IMAGE: CNS photo/Giorgio Onorati, EPA

By Cindy Wooden

VATICAN CITY (CNS) — Meeting a pilgrimage of Catholics and
Lutherans from Germany, Pope Francis said he does not like “the contradiction
of those who want to defend Christianity in the West, and, on the other hand,
are against refugees and other religions.”

“This is not something I’ve read in books, but I see in
the newspapers and on television every day,” Pope Francis said.

Answering questions from young people in the group Oct. 13,
the pope said, “the sickness or, you can say the sin, that Jesus condemns
most is hypocrisy,” which is precisely what is happening when someone
claims to be a Christian but does not live according to the teaching of Christ.

“You cannot be a Christian without living like a
Christian,” he said. “You cannot be a Christian without practicing
the Beatitudes. You cannot be a Christian without doing what Jesus teaches us
in Matthew 25,” which is to feed the hungry, clothe the naked and welcome
the stranger.

“It’s hypocrisy to call yourself a Christian and chase
away a refugee or someone seeking help, someone who is hungry or thirsty, toss
out someone who is in need of my help,” he said. “If I say I am Christian,
but do these things, I’m a hypocrite.”

Asked what he thought of the Reformation, Pope Francis said
the Christian community is called to continual growth and maturity, and its
entire history has been marked by reform movements “small and not so
small,” some of which were healthy and holy, others which went awry
because of human sin.

“The greatest reformers of the church are the saints,
those men and women who follow the word of God and practice it,” he told
the pilgrims, most of whom came from Martin Luther’s home region of Saxony-Anhalt.

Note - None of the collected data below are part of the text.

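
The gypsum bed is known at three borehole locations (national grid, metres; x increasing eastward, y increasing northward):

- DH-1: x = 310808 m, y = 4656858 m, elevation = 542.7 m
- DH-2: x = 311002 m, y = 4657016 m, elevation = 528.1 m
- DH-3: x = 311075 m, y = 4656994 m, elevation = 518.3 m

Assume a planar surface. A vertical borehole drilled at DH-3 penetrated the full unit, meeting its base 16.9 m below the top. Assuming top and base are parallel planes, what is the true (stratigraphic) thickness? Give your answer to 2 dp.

Let the plane be z = a·x + b·y + c.
DH-2−DH-1: 194a + 158b = −14.6;  DH-3−DH-1: 267a + 136b = −24.4.
Solving gives a = −0.11831, b = 0.05287.
|∇z| = √(a²+b²) = 0.12959, so dip δ = arctan(0.12959) = 7.38°.
True thickness = vertical thickness × cos δ = 16.9 × cos 7.38° = 16.76 m.

16.76 m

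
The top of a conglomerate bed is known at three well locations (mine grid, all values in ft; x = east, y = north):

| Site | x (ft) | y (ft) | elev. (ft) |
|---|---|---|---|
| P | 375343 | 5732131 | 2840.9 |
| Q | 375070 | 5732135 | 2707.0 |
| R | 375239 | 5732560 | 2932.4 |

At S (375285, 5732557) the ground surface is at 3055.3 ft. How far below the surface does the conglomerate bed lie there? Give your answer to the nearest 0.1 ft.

Let the plane be z = a·x + b·y + c.
Q−P: −273a + 4b = −133.9;  R−P: −104a + 429b = 91.5.
Solving gives a = 0.495360794, b = 0.333374178.
Then c = 2840.9 − a·375343 − b·5732131 = −2094033.77.
At (375285, 5732557): z_contact = 185901.48 + 1911086.48 − 2094033.77 = 2954.19 ft.
Depth below ground = 3055.3 − 2954.19 = 101.1 ft.

101.1 ft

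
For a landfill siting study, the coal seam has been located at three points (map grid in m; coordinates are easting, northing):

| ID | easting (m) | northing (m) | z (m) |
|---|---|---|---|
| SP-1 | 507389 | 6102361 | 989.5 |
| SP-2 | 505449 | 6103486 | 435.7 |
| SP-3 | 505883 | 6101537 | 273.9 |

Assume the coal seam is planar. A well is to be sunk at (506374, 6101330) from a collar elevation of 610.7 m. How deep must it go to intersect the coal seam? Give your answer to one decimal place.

Two edge vectors: SP-1→SP-2 = (-1940, 1125, -553.8), SP-1→SP-3 = (-1506, -824, -715.6).
Normal n = (SP-1→SP-2) × (SP-1→SP-3) = (-1261381.2, -554241.2, 3292810).
So ∂z/∂easting = −n_x/n_z = 0.383071359 and ∂z/∂northing = −n_y/n_z = 0.168318609.
Intercept c from SP-1: 989.5 − 194366.19 − 1027140.92 = −1220517.61.
At (506374, 6101330): z_contact = 193977.38 + 1026967.38 − 1220517.61 = 427.15 m.
Depth below ground = 610.7 − 427.15 = 183.6 m.

183.6 m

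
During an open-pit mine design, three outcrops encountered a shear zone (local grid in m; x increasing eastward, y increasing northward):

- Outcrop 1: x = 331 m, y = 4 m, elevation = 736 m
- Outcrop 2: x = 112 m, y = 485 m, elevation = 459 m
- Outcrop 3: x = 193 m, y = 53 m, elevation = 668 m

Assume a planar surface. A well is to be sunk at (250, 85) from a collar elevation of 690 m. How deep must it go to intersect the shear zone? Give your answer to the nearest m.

Two edge vectors: Outcrop 1→Outcrop 2 = (-219, 481, -277), Outcrop 1→Outcrop 3 = (-138, 49, -68).
Normal n = (Outcrop 1→Outcrop 2) × (Outcrop 1→Outcrop 3) = (-19135, 23334, 55647).
So ∂z/∂x = −n_x/n_z = 0.34386 and ∂z/∂y = −n_y/n_z = −0.41932.
Intercept c from Outcrop 1: 736 − 113.82 + 1.68 = 623.86.
At (250, 85): z_contact = 86.0 − 35.6 + 623.86 = 674.2 m.
Depth below ground = 690 − 674.2 = 16 m.

16 m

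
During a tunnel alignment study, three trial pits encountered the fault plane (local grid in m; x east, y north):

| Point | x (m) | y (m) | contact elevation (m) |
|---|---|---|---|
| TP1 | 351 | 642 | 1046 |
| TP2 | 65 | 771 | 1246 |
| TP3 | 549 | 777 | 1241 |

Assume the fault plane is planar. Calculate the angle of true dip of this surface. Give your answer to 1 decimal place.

Two edge vectors: TP1→TP2 = (-286, 129, 200), TP1→TP3 = (198, 135, 195).
Normal n = (TP1→TP2) × (TP1→TP3) = (-1845, 95370, -64152).
So ∂z/∂x = −n_x/n_z = −0.02876 and ∂z/∂y = −n_y/n_z = 1.48663.
Gradient magnitude |∇z| = √(a² + b²) = √(0.00083 + 2.21006) = 1.48690.
True dip = arctan(1.48690) = 56.1°, dipping toward S (azimuth ≈ 179°).

56.1°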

In his formal talk to the group, Pope Francis said
Christians must praise God that, in the past 50 years, Catholics and Lutherans
have moved “from conflict to communion. We already have traveled an important
part of the road together.”

Noting that he would go to Lund, Sweden, at the end of the
month to participate with Lutheran leaders in opening commemorations of the
500th anniversary of the Protestant Reformation, Pope Francis said an important
part of the commemoration would be a joint commitment to working together in a
world “thirsting for God and his mercy.”

The world needs Christians to witness God’s mercy
“through service to the poorest, the sick (and) those who have abandoned
their homelands in search of a better future for themselves and their
families,” he said.

“In putting ourselves at the
service of the neediest,” Pope Francis said, “we will experience that
we already are united; it is God’s mercy that unites us.”